2. Use the product rule to write the radical as a product of two square roots.
3. Simplify the square root of the perfect square.

Examples

• To simplify $\sqrt{50}$, we find the perfect square factor 25. So, $\sqrt{50} = \sqrt{25 \cdot 2} = \sqrt{25}\sqrt{2} = 5\sqrt{2}$.
• To simplify $\sqrt{72}$, we use the largest perfect square factor, 36. So, $\sqrt{72} = \sqrt{36 \cdot 2} = \sqrt{36}\sqrt{2} = 6\sqrt{2}$.
• To simplify $\sqrt{108}$, we factor it as $\sqrt{36 \cdot 3}$. This simplifies to $\sqrt{36}\sqrt{3} = 6\sqrt{3}$.

Explanation

Simplifying a radical means pulling out any perfect square factors hiding inside the radicand.
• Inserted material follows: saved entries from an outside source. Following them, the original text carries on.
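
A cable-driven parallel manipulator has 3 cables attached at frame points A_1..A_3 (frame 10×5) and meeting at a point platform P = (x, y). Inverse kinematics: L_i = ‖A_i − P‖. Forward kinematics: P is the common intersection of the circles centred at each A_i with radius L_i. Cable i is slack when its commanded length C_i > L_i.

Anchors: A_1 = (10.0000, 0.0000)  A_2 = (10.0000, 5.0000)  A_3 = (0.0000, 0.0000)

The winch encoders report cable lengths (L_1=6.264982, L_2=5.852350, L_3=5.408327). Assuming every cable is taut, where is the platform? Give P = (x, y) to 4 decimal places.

circle eqns → linear via eq_j − eq_1; set q_j = A_j·A_j − L_j²
q_1 = 100.0000+0.0000−39.2500 = 60.7500
0.0000·x − 10.0000·y = q_1−q_2 = -30.0000
20.0000·x + 0.0000·y = q_1−q_3 = 90.0000
solve first two rows → x=4.5000, y=3.0000

(4.5000, 3.0000)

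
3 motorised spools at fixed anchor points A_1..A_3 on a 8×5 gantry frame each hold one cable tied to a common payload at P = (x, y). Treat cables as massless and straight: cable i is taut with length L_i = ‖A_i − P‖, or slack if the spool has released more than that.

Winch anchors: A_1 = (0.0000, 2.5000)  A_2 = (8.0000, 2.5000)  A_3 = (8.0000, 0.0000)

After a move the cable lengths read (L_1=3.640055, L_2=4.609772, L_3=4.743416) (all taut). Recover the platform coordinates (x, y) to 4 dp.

(3.5000, 1.5000)

expand ‖A_i−P‖²=L_i² and subtract eq 1 (q_i ≔ ‖A_i‖²−L_i²)
q_1 = 0.0000+6.2500−13.2500 = -7.0000
eq1−eq2 → [-16.0000  0.0000]·P = -56.0000
eq1−eq3 → [-16.0000  5.0000]·P = -48.5000
2×2 solve → P = (3.5000, 1.5000)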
Find the largest perfect square that divides your number, separate it, and take its root, leaving the rest inside.

Property

To take the square root of an even power, we divide the exponent by 2.

Examples

• For an even power: $\sqrt{y^{14}} = y^{14/2} = y^7$.
• For an odd power: $\sqrt{z^{11}} = \sqrt{z^{10} \cdot z} = \sqrt{z^{10}}\sqrt{z} = z^5\sqrt{z}$.
• Combining numbers and variables: $\sqrt{48a^9} = \sqrt{16a^8 \cdot 3a} = \sqrt{16a^8}\sqrt{3a} = 4a^4\sqrt{3a}$.

Explanation

For variables, taking a square root is the inverse of squaring. You can just halve an even exponent. If the exponent is odd, split it into an even part and a single leftover variable to keep under the root.

Property

Square roots with identical radicands are called like radicals. We can add or subtract like radicals in the same way that we add or subtract like terms, namely by adding or subtracting their coefficients. For example, $2\sqrt{2} + 3\sqrt{2} = 5\sqrt{2}$.

Examples

• Combining like radicals: $9\sqrt{5} - 4\sqrt{5} = (9-4)\sqrt{5} = 5\sqrt{5}$.
• Unlike radicals cannot be combined: $8\sqrt{3} + 2\sqrt{7}$ cannot be simplified into a single term.
• Sometimes you must simplify first: $\sqrt{18} + \sqrt{50} = \sqrt{9 \cdot 2} + \sqrt{25 \cdot 2} = 3\sqrt{2} + 5\sqrt{2} = 8\sqrt{2}$.

Explanation

You can only add or subtract radicals if the number inside the square root (the radicand) is exactly the same. Think of $\sqrt{3}$ as a variable like $x$. You can combine $5x + 2x$ but not $5x + 2y$.